One of the few excitements of winter in Chicago is tracing twisting lines on the hoods of cars during the first snowfall. Thicker than the stroke of an individual finger but thinner than a banister railing, J. Michael Ford’s five conduit sculptures mimic this playful off-handed logic. This series of works at Andrew Rafacz rear gallery are highly finished and without the trace of their making processes. The labor involved is poeticized in part by the accompanying press release:
“These little human touches are so like labor. It’s hard work and really sweaty to bend that pipe: there is no lackadaisical work. I heard you can’t bend them back to straight, ever, because human perfection is limited and repeat stress snaps joints and the human will.”
Though the pipes are presumably hollow, their interiors cannot be seen as they are sealed at the ends with either smooth or sharp points. The color of the pipes flawless semi-gloss surface situates itself snugly in a well-known digital realm of tidy pastel photographs, smooth Judd sculptures, and weightless Macintosh products. These are photogenic bodies, both sensual and shy they mask their attempt to charm us.

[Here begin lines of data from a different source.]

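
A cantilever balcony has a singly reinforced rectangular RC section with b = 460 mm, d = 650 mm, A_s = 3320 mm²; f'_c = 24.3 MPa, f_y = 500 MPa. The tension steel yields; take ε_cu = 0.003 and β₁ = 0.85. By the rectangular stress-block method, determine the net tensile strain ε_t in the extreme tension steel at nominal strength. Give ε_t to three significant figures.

a = A_s f_y/(0.85 f'_c b) = 174.71 mm.
β₁ = 0.85, so c = a/β₁ = 174.71/0.85 = 205.54 mm.
From the linear strain diagram with ε_cu = 0.003: ε_t = 0.003 (d − c)/c = 0.003 × (650 − 205.54)/205.54 = 0.00649.
Since ε_t ≥ 0.005, the section is tension-controlled.

ε_t ≈ 0.00649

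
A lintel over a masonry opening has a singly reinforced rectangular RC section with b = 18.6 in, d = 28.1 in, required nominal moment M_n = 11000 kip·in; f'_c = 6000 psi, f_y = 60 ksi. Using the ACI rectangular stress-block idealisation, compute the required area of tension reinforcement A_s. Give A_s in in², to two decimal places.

From M_n = 0.85 f'_c a b (d − a/2):
a = d − √(d² − 2M_n/(0.85 f'_c b)) = 28.1 − √(28.1² − 2 × 11000/(0.85 × 6 × 18.6)) = 4.485 in.
A_s = 0.85 f'_c a b / f_y = 0.85 × 6 × 4.485 × 18.6 / 60 = 7.091 in².

A_s ≈ 7.09 in²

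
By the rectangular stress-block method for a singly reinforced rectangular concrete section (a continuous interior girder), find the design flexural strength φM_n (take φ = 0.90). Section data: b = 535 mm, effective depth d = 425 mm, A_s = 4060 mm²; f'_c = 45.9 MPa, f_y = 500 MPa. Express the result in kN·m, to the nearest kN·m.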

Ford’s sculptures riff on a “cabinet of curiosities” model, following a two-part system of making which today is commonplace. The artist erects a structure that takes up space like furniture (the cabinet) and engages the both the architecture of the room and the viewer’s body. This platform holds smaller objects presented for examination (the curiosities). Ford’s work Real Love consists of these two parts; the conduit pipe stands alone as a vertical structure that beckons the viewer inward to inspect its object, a pendant on a gold chain. As is the case with Ford’s work, these small objects often carry a cultural and emotional weight which counterbalances the physical and visual weight of the larger pedestal that frames them. Ford eliminates any right angles and reduces his structure to a single line in space. Though the curvy pipe forms have a fleeting bodily quality, their most fundamental function is to mark space and to highlight their curious objects. The dynamic combination of the spacious metal structures with the miniature objects facilitates both distant and intimate viewing experiences.
Ford’s method of making also translates well to photographs. While physically in the gallery, the viewer actively navigates the works becoming aware of their limbs; in photographs, the sculptures shift effortlessly to a two-dimensional plane and at both scales, distant and intimate, the work becomes a series of flat icons floating against a white backdrop. The works photogenic quality suggests the artists consideration of the large audience that will only experience the work online. The relationship between objects and the internet in contemporary practice is called to mind. How does an object maker think about form and space knowing their work will be viewed as flat backlit photographs? Through photographs, the sculptures can be quickly digested by a collector or curator. There is nothing left hidden, there is no confusion or excess.
The four small tokens adorning the poles at various heights present themselves like little gifts: a silver chain with a diamond cross drapes about our earlobes; a bellybutton ring rests level with the viewer’s navel; a heart shaped pendant with a photo of a young Michael Jackson hangs low so we kneel for a closer look. These three tokens have an intimate relationship with skin: a necklace articulates the shape of one’s clavicles; a piercing draws our attention to the depth of a navel, and a pendant lays on the wrist where a doctor might measure your heartbeat with the second hand of their watch. The final token, a sleek black and gold dart, breaks this logic abruptly. It is the largest of all four and the only one which does not decorate the body or touch its pipe counterpart. Though darts are fiddled with much like a cross, ring or pendant, the game of throwing introduces an attempt and challenge found nowhere else in the exhibition. Stuck above where it’s absent board would rest, it has missed its target. The title of this sculpture, At first sight, highlights the social relationship between the implied players drawing a connection between the thump of the dart piercing the wall and the way one must feel the impact of “love at first sight.”
All four curious objects are iconic and presented with equal value. Though these objects contain their own cultural histories and political burdens, this content is not emphasized or explored with depth. The cross, the most charged and pervasive symbol in the room, plays the same role as the belly button ring alluding to intimacy and interpersonal connections. The titles of the works – Cry baby, At first sight, Do no wrong, Real love, and Yours and mine – also point in this direction, privileging the implied relationship between the people which revolve around them. Real love includes the Michael Jackson charm that is used for its immediately recognizable sentimentality. Along with the titles, the charm situates the show in a hazy place in contemporary youth culture where sincerity and irony, nostalgia and narcissism become tangled and undifferentiated. Perhaps it is a similarly hazy space that exists between his relationships that Ford aims to capture with his practice. Nevertheless, the works the seem unconcerned with fully articulating the sensations of desire and melancholy that they conjure up, instead, the sculptures lightly extend a hand, beckoning the viewer inward to indulge in their tableaus of unverbalized intimacy.